A total of approximately $85 million in supplementary funding was approved last evening by the National Assembly for the Public Procurement Commission and the Public Service Appellate Tribunal.
Among the supplementary funding requests in Financial Paper No. 2 was for some $54,173,070 under current expenditure to provide for the chairperson, deputy chairperson, three commissioners, assistant accountant, auditor, engineer, IT specialist, and a procurement specialist for the Public Procurement Commission for the months of August to December, 2017.
It was also related that the sum caters for other costs, such as rent, security, telephone, electricity, water, materials, equipment and supplies, fuel, local travel and subsistence, vehicle spares, janitorial and cleaning supplies, equipment maintenance and cleaning and extermination and training for the months of August to December.
Under capital expenditure, $7,946,000 was requested, which is said to cover the capital subvention for the Commission for the purchase of a vehicle, computers, equipment, and accounting and payroll software.

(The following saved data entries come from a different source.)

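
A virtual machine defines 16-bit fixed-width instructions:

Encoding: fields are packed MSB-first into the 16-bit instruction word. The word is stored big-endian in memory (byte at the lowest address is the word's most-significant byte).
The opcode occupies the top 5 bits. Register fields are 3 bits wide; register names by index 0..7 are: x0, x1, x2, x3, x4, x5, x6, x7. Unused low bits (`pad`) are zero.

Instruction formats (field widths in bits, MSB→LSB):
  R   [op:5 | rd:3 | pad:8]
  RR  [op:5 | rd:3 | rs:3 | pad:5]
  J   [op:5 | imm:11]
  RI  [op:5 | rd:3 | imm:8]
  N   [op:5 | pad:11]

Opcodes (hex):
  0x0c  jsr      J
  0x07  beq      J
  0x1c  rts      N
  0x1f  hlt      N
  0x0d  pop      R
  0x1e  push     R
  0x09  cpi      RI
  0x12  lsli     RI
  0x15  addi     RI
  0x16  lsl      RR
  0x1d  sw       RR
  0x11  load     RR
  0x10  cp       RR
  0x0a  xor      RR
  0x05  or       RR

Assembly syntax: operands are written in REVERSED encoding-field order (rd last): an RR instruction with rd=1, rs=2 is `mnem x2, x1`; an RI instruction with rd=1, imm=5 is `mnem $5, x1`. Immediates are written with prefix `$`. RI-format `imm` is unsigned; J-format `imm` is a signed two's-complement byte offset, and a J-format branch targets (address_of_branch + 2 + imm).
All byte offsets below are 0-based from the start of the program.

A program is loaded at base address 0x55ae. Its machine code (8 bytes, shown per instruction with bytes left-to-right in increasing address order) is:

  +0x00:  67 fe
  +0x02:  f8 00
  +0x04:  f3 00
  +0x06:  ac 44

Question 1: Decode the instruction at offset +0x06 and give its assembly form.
+0x06: ac 44 ⇒ word 0xac44 (big)
  opcode bits[15:11]=0x15: addi/RI
  rd@[10:8]=0x4 ⇒ x4
  imm@[7:0]=0x44 ⇒ $68

addi $68, x4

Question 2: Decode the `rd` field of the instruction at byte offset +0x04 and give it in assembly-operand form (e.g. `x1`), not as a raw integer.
@+04  big-endian(f3 00) = 0xf300
  opcode bits[15:11]=0x1e: push/R
  [10:8] rd=3 = x3

x3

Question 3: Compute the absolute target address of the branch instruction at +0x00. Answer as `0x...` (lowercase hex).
+0x00: 67 fe ⇒ word 0x67fe (big)
  op=0x67fe>>11=0xc ⇒ jsr (J)
  imm: (w>>0)&0x7ff=0x7fe (s11→-2) → $-2
  target = base 0x55ae + off 0x00 + 2 + imm -2 = 0x55ae

0x55ae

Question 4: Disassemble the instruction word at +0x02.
+0x02: f8 00 ⇒ word 0xf800 (big)
  op=0xf800>>11=0x1f ⇒ hlt (N)

hlt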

PPP/C Member of Parliament (MP) Anil Nandlall enquired about the cost for the rental of the building that will be used to house the Commission, which Prime Minister Moses Nagamootoo gave as $1.2M per month.
Meanwhile, for the Public Service Appellate Tribunal, $17,553,272 in funding was requested under current expenditure to provide salaries for a Chairman, who was employed with effect from May 17, 2017, two members, a legal assistant, an accounts clerk, who were employed on June 19, 2017, and an administrative assistant and cleaner.

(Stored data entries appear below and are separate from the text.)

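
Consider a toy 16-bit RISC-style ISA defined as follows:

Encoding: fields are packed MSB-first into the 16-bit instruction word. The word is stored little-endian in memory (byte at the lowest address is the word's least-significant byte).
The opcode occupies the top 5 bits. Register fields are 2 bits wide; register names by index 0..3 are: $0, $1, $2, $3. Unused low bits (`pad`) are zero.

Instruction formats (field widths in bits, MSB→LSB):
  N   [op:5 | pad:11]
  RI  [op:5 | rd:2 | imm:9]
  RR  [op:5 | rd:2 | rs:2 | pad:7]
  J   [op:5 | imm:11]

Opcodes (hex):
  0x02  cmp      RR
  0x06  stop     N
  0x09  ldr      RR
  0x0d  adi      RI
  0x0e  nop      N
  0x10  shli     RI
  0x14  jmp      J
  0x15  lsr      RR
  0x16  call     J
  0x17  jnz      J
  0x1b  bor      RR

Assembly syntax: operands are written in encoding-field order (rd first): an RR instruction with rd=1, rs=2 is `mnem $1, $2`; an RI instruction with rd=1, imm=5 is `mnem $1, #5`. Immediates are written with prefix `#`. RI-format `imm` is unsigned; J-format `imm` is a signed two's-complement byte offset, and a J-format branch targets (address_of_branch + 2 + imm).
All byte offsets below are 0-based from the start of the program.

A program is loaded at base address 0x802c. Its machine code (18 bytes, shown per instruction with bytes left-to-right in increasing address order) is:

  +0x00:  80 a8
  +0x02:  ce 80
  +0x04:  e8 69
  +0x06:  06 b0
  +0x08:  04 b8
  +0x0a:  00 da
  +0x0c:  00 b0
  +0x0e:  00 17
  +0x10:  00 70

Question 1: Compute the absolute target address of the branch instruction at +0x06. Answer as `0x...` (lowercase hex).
[06] 06 b0 → 0xb006
  opcode bits[15:11]=0x16: call/J
  imm: (w>>0)&0x7ff=0x6 → #6
  target = base 0x802c + off 0x06 + 2 + imm 6 = 0x803a

0x803a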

Questions were raised by PPP/C Chief Whip Gail Teixeira about the amount of money that was being received by the Chairman and each of the two members. Nagamootoo said that $1.25M is being paid to the Chairman and $350,000 to each of the other two members.
While the opposition sought to have the persons being employed by the Tribunal identified, the idea was quickly put down by Speaker Barton Scotland, who related that they should stick to the protocols that they were following and stay away from calling names.
A request was also made for some $5 million under capital expenditure for the purchase of equipment and office furniture for the 13 members of staff, which includes computers, cubicles, chairs, a server, a photocopier, a fire extinguisher, two air conditioners and four filing cabinets.
The requests were eventually put to votes and were subsequently approved by government members using their majority.